I just thought of another way of expressing what I said above: The perfection of our intentions is not always matched by the perfection of our results.

On the other hand, Meg is right too. Who knows what the final result is of our actions? In fact, I loved all of the comments above. And those comments are also the result of what you are doing.

cinderkeys said...

Thanks for the input, guys. All food for thought. Not knowing what set this particular listener off, there's no real call to action for me. And really, I could only do something if it was my rap at the beginning that made her uncomfortable. I'm not changing the lyrics.

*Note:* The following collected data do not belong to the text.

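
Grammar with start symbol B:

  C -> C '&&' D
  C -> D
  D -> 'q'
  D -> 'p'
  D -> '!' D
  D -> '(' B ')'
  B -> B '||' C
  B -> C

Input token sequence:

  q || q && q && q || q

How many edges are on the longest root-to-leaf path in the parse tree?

[B [B [B [C [D q]]] || [C [C [C [D q]] && [D q]] && [D q]]] || [C [D q]]]

6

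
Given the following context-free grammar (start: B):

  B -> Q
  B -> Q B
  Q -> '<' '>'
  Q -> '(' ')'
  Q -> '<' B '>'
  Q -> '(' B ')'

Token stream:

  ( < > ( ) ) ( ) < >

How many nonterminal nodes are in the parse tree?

10

[B [Q ( [B [Q < >] [B [Q ( )]]] )] [B [Q ( )] [B [Q < >]]]]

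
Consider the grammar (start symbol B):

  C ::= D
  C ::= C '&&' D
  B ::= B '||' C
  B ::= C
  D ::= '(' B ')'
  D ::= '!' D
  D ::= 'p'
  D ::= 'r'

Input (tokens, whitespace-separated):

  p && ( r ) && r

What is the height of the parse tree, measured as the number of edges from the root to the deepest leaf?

7

[B [C [C [C [D p]] && [D ( [B [C [D r]]] )]] && [D r]]]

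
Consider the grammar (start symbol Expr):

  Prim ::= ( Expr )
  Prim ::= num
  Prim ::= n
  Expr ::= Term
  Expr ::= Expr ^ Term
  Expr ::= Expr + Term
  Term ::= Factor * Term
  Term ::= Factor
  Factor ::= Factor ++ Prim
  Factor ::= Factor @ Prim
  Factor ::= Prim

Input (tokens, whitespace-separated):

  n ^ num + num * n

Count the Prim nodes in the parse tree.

[Expr [Expr [Expr [Term [Factor [Prim n]]]] ^ [Term [Factor [Prim num]]]] + [Term [Factor [Prim num]] * [Term [Factor [Prim n]]]]]

4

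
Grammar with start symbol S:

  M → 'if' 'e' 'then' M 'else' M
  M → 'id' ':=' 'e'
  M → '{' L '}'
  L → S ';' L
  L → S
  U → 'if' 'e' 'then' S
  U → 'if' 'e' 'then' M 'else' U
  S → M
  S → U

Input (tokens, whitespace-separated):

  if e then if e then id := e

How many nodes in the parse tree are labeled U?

[S [U if e then [S [U if e then [S [M id := e]]]]]]

2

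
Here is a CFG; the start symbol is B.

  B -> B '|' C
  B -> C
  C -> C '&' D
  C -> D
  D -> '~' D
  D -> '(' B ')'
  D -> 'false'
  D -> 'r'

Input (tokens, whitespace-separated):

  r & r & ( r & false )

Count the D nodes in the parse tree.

[B [C [C [C [D r]] & [D r]] & [D ( [B [C [C [D r]] & [D false]]] )]]]

5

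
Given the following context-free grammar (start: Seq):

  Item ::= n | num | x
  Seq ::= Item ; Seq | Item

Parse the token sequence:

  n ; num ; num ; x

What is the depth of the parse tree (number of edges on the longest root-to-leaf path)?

5

[Seq [Item n] ; [Seq [Item num] ; [Seq [Item num] ; [Seq [Item x]]]]]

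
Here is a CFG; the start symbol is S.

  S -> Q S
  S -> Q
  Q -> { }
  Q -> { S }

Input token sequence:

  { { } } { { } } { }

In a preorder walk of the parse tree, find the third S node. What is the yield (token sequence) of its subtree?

[S [Q { [S [Q { }]] }] [S [Q { [S [Q { }]] }] [S [Q { }]]]]

{ { } } { }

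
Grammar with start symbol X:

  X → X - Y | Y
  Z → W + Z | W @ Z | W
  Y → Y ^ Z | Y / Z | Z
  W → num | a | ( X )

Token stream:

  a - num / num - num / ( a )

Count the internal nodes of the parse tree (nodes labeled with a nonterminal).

22

[X [X [X [Y [Z [W a]]]] - [Y [Y [Z [W num]]] / [Z [W num]]]] - [Y [Y [Z [W num]]] / [Z [W ( [X [Y [Z [W a]]]] )]]]]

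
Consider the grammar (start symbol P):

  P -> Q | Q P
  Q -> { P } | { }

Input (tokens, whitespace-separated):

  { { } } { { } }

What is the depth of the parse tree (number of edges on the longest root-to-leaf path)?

5

[P [Q { [P [Q { }]] }] [P [Q { [P [Q { }]] }]]]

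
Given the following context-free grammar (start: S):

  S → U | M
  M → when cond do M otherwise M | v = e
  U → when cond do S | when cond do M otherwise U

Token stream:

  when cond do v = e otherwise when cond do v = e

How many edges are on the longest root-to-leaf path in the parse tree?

5

[S [U when cond do [M v = e] otherwise [U when cond do [S [M v = e]]]]]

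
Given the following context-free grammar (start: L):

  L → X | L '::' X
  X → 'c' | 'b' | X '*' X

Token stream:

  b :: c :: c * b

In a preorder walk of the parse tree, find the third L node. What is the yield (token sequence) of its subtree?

[L [L [L [X b]] :: [X c]] :: [X [X c] * [X b]]]

b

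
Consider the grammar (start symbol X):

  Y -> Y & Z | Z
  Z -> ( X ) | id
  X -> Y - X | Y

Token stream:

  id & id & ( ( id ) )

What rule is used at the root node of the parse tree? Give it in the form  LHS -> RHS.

X -> Y

[X [Y [Y [Y [Z id]] & [Z id]] & [Z ( [X [Y [Z ( [X [Y [Z id]]] )]]] )]]]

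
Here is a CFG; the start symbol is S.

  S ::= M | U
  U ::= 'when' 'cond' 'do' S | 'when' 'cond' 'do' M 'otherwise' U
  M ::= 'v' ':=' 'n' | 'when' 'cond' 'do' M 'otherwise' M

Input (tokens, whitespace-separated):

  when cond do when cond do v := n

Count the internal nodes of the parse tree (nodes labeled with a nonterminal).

6

[S [U when cond do [S [U when cond do [S [M v := n]]]]]]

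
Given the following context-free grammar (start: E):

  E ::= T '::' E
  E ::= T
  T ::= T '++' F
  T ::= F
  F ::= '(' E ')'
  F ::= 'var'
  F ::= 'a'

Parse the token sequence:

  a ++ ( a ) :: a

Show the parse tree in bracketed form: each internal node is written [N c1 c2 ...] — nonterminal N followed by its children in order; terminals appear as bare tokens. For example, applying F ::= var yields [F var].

E
T :: E
T ++ F :: E
F ++ F :: E
a ++ F :: E
a ++ ( E ) :: E
a ++ ( T ) :: E
a ++ ( F ) :: E
a ++ ( a ) :: E
a ++ ( a ) :: T
a ++ ( a ) :: F
a ++ ( a ) :: a

[E [T [T [F a]] ++ [F ( [E [T [F a]]] )]] :: [E [T [F a]]]]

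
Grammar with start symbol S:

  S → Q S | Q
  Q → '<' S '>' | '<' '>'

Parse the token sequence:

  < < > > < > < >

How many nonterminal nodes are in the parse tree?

8

[S [Q < [S [Q < >]] >] [S [Q < >] [S [Q < >]]]]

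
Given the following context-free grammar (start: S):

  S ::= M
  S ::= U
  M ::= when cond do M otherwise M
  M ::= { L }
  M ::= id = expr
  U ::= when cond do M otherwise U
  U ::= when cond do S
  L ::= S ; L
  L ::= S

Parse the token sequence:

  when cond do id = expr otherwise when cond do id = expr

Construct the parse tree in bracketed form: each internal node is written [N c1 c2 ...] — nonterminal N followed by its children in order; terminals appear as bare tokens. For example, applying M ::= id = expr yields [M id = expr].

S
U
when cond do M otherwise U
when cond do id = expr otherwise U
when cond do id = expr otherwise when cond do S
when cond do id = expr otherwise when cond do M
when cond do id = expr otherwise when cond do id = expr

[S [U when cond do [M id = expr] otherwise [U when cond do [S [M id = expr]]]]]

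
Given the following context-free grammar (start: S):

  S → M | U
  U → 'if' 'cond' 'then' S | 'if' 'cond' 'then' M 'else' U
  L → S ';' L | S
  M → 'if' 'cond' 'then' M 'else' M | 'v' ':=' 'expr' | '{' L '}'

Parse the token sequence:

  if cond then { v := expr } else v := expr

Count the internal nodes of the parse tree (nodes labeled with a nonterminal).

[S [M if cond then [M { [L [S [M v := expr]]] }] else [M v := expr]]]

7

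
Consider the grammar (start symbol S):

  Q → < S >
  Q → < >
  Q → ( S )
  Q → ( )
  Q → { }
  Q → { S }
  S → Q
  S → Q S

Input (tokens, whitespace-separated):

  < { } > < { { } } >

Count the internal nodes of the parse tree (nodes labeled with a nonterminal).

[S [Q < [S [Q { }]] >] [S [Q < [S [Q { [S [Q { }]] }]] >]]]

10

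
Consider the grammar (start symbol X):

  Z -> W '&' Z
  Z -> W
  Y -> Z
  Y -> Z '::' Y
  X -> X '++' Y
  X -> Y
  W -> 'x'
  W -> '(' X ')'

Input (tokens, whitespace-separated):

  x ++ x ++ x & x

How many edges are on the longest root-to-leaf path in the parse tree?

[X [X [X [Y [Z [W x]]]] ++ [Y [Z [W x]]]] ++ [Y [Z [W x] & [Z [W x]]]]]

6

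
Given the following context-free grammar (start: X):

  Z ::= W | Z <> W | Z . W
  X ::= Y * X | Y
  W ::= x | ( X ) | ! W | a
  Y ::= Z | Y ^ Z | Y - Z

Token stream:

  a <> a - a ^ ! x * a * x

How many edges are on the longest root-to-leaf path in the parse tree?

7

[X [Y [Y [Y [Z [Z [W a]] <> [W a]]] - [Z [W a]]] ^ [Z [W ! [W x]]]] * [X [Y [Z [W a]]] * [X [Y [Z [W x]]]]]]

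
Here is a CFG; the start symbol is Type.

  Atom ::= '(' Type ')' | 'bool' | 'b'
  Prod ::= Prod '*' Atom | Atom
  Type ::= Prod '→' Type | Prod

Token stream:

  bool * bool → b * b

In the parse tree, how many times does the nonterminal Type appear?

2

[Type [Prod [Prod [Atom bool]] * [Atom bool]] → [Type [Prod [Prod [Atom b]] * [Atom b]]]]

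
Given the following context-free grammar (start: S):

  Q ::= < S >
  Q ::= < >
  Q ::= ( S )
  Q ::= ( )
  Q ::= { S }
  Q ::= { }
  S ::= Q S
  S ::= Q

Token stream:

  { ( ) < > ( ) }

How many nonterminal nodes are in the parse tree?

[S [Q { [S [Q ( )] [S [Q < >] [S [Q ( )]]]] }]]

8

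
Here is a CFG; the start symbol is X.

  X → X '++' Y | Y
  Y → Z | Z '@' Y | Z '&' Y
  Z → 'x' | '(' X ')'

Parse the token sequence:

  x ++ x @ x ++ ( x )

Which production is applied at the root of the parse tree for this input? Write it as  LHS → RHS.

[X [X [X [Y [Z x]]] ++ [Y [Z x] @ [Y [Z x]]]] ++ [Y [Z ( [X [Y [Z x]]] )]]]

X → X '++' Y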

To the anonymous poster from this morning: I saw your comment because I get comments in e-mail, but by the time I went to the site it was gone. I'm guessing you deleted it. If you'd like to repost, please do; it would be a valuable contribution to the discussion.

cinderkeys said...

Sheesh. Almost a year after posting this, I discovered my inbox for spam comments. If anybody at all is reading this, the "anonymous poster from this morning" is (now) actually the first commenter.

Sorry, Anon! It was a good comment, and I didn't delete you.